Mahasiswa diberikan fasilitas yang sama satu dengan yang lainnya. Dengan system BOPB ini, siapa yang akan menjadi free rider? Oleh karena itu akan lebih baik jika kita kembali ke system pembayaran semula yaitu system flat yang sulit untuk dicurangi. Lagipula Gumilar pernah berkata “Hanya dengan menaikkan bayaran sebesar Rp 300,000 UI dapat tetap survive..” Sehingga tidak terlalu memberatkan golongan menengah dan lebih ‘adil’ bagi golongan kaya.

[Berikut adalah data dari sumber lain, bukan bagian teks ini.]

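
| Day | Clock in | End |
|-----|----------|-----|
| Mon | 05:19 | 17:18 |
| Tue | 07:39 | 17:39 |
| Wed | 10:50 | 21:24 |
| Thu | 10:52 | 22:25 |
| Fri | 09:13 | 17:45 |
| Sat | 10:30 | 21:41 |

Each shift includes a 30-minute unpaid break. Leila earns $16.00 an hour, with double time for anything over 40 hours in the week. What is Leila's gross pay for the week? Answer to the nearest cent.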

Mungkin selanjutnya akan timbul masalah baru seperti orang-orang yang tetap tidak mampu membayar. Mereka tetap harus mendapatkan keringanan melalui berbagai cara yaitu dengan dimotivasi atau bekerja sama dengan pihak-pihak pemberi beasiswa, kerja/magang di salah satu instansi kampus, ataupun pure mendapat keringanan jika benar-benar tidak mampu. Masih banyak ladang-ladang uang bagi UI yang belum dimaksimalkan. Sesuai dengan UU BHP yang mengizinkan pihak universitas mencari uang sendiri dengan mendirikan perusahaan-perusahaan sendiri seperti PT Daya Makara. Selanjutnya tinggal bagaimana manajemen perusahaan tersebut agar dapat dimanfaatkan secara maksimal.
Jangan sampai dengan meningkatnya kebutuhan uang, UI menjadi mengabaikan kualitas dan membuat siswa-siswi pintar tapi tidak mampu menjadi takut untuk masuk UI. Biar bagaimanapun mereka tetap harus mendapatkan pendidikan yang layak tanpa harus dibebani masalah biaya.